Simon Axler, soixante ans passés, est un des comédiens les plus célèbres de sa génération. Unanimement acclamé par le public et la critique, les succès s'enchaînent au théâtre. Au faîte de sa gloire, voilà que cet Américain perd soudainement confiance en lui et se sent incapable de remonter sur scène : du jour au lendemain, il se retrouve incapable de rejouer les grands rôles qui ont fait sa réputation. Au bord du suicide, il décide de se faire interner quelques semaines dans un hôpital psychiatrique. Mais rien n'y fait : sa femme le quitte, sa dépression persiste et Simon continue à vivre en reclus à deux heures de New York. Jusqu'au jour où débarque Pegeen, de vingt-cinq ans sa cadette, la fille d'un couple de ses amis, qu'il connaît depuis son plus jeune âge. Cette jolie quadragénaire a beau assumer son homosexualité de longue date, elle s'éprend du vieux comédien et lui redonne le goût de vivre, réveillant sa libido et attisant ses fantasmes. Au grand dam des parents de Pegeen, ainsi que de son ex-petite amie qui ne cesse de la harceler. Mais un ultime coup du sort renverra Simon dans les abysses dont il se croyait enfin sorti...

Dès la première page, le ton est donné. Il raconte la déchéance de cet acteur de théâtre. Après ces derniers échecs sur la scène le font basculer dans une dépression qui va venir à bout de sa vie conjugale. Dès la 8ème page, Axler pense au suicide, un thème qui revient à plusieurs reprises dans le roman. Mais voilà, il n'a pas la force d'aller au bout de son acte…

La première partie du livre est centrée sur son passé d'acteur, sa nostalgie du succès, sa thérapie ratée, puis sa résignation : il ne peut plus jouer et refuse donc toute proposition. Cette première partie du livre est particulièrement réussie.
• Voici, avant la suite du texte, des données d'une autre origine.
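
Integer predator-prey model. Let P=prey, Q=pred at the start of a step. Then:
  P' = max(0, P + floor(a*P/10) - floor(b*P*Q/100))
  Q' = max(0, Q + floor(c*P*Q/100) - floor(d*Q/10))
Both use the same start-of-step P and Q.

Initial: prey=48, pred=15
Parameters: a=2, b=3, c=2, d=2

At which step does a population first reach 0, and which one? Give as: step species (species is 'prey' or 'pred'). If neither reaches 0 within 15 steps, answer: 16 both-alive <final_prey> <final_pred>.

Answer: 4 prey

Derivation:
Step 1: prey: 48+9-21=36; pred: 15+14-3=26
Step 2: prey: 36+7-28=15; pred: 26+18-5=39
Step 3: prey: 15+3-17=1; pred: 39+11-7=43
Step 4: prey: 1+0-1=0; pred: 43+0-8=35
First extinction: prey at step 4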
On est en revanche moins convaincu par la rencontre avec Pegeen, la fille d'un couple d'acteurs, n'ayant pas connu la même notoriété qu'Axler. Cette relation donne un nouveau souffle à la vie de l'acteur déchu. Lui qui jusque-là vivait en solitaire, se lance à corps perdu dans une relation où chacun semble trouver son compte à sa façon. Une relation qui se caractérise en particulier par une sexualité débridée. Axler se voit toujours comme un raté et trouve dans cette relation de quoi compenser son mal-être, au point de ne rien dire de ce qu'il ressent pour ne pas la perdre. Il y a dans ces pages on ne sait quoi de fabriqué, d'artificiel. Peu crédible.

Dans la troisième et dernière partie, sa relation toujours aussi débridée avec Pegeen se poursuit. Un jour Axler se met à projeter leur relation, à se projeter dans l'avenir, à s'imaginer reprendre le théâtre et à retrouver une certaine confiance à soi. On ressent dans l'écriture de Philippe Roth que le personnage reprend vie et décide d'agir, plutôt que de rester spectateur de sa vie. Mais cet espoir se retrouve subitement anéanti.
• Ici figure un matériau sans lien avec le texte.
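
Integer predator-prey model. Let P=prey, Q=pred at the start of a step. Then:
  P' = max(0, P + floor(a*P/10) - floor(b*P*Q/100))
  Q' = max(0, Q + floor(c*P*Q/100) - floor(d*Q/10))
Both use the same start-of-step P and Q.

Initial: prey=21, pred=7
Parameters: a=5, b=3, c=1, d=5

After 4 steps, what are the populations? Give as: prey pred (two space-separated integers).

Step 1: prey: 21+10-4=27; pred: 7+1-3=5
Step 2: prey: 27+13-4=36; pred: 5+1-2=4
Step 3: prey: 36+18-4=50; pred: 4+1-2=3
Step 4: prey: 50+25-4=71; pred: 3+1-1=3

Answer: 71 3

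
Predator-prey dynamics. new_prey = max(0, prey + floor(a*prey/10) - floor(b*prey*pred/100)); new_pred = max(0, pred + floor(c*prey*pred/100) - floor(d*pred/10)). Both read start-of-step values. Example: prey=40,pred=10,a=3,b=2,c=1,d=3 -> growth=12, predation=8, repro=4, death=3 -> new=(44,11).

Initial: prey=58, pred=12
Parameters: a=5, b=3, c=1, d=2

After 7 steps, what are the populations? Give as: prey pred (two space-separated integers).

Answer: 0 33

Derivation:
Step 1: prey: 58+29-20=67; pred: 12+6-2=16
Step 2: prey: 67+33-32=68; pred: 16+10-3=23
Step 3: prey: 68+34-46=56; pred: 23+15-4=34
Step 4: prey: 56+28-57=27; pred: 34+19-6=47
Step 5: prey: 27+13-38=2; pred: 47+12-9=50
Step 6: prey: 2+1-3=0; pred: 50+1-10=41
Step 7: prey: 0+0-0=0; pred: 41+0-8=33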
Malgré une bonne construction et une réflexion intéressante sur la décadence du corps et de l'esprit, les deux dernières parties s'attardent trop sur cette relation de couple scabreuse.
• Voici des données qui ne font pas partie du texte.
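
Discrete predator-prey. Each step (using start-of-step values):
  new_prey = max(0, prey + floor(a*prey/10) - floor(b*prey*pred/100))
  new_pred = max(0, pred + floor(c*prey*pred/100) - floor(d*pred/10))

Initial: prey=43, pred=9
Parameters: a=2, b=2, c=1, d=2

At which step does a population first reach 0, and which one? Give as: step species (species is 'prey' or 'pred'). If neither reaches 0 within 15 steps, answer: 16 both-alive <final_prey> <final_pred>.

Answer: 16 both-alive 5 8

Derivation:
Step 1: prey: 43+8-7=44; pred: 9+3-1=11
Step 2: prey: 44+8-9=43; pred: 11+4-2=13
Step 3: prey: 43+8-11=40; pred: 13+5-2=16
Step 4: prey: 40+8-12=36; pred: 16+6-3=19
Step 5: prey: 36+7-13=30; pred: 19+6-3=22
Step 6: prey: 30+6-13=23; pred: 22+6-4=24
Step 7: prey: 23+4-11=16; pred: 24+5-4=25
Step 8: prey: 16+3-8=11; pred: 25+4-5=24
Step 9: prey: 11+2-5=8; pred: 24+2-4=22
Step 10: prey: 8+1-3=6; pred: 22+1-4=19
Step 11: prey: 6+1-2=5; pred: 19+1-3=17
Step 12: prey: 5+1-1=5; pred: 17+0-3=14
Step 13: prey: 5+1-1=5; pred: 14+0-2=12
Step 14: prey: 5+1-1=5; pred: 12+0-2=10
Step 15: prey: 5+1-1=5; pred: 10+0-2=8
No extinction within 15 steps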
Certes, les références et clins d'oeil au monde du théâtre sont bien vues, que ce soit les références directes à La Mouette de Tchekhov ou à certaines tirades de Shakespeare, mais la lecture est gâchée par les éternels ressassements et la longue complainte du narrateur qui réussira l'exploit de parvenir de saper le moral des lecteurs les plus optimistes.

Le fait que Philip Roth s'attaque dans ce livre au thème de l'acteur vieillissant, interroge. Philip Roth est connu pour mettre beaucoup de lui dans ses romans. Alors, « le Rabaissement » tient-il de l'autobiographie à peine déguisée ? Peu de temps après ce livre, il annonçait son intention d'arrêter l'écriture, par peur sans doute du coup de trop, à l'inverse de Simon Axler qui n'a pas vu venir le moment de s'arrêter…

En définitive, une belle réflexion sur l'échec, la dépression, le vieillissement, mais qui se perd dans une rencontre un peu tordue et des scènes érotiques répétées qui ne servent pas le propos.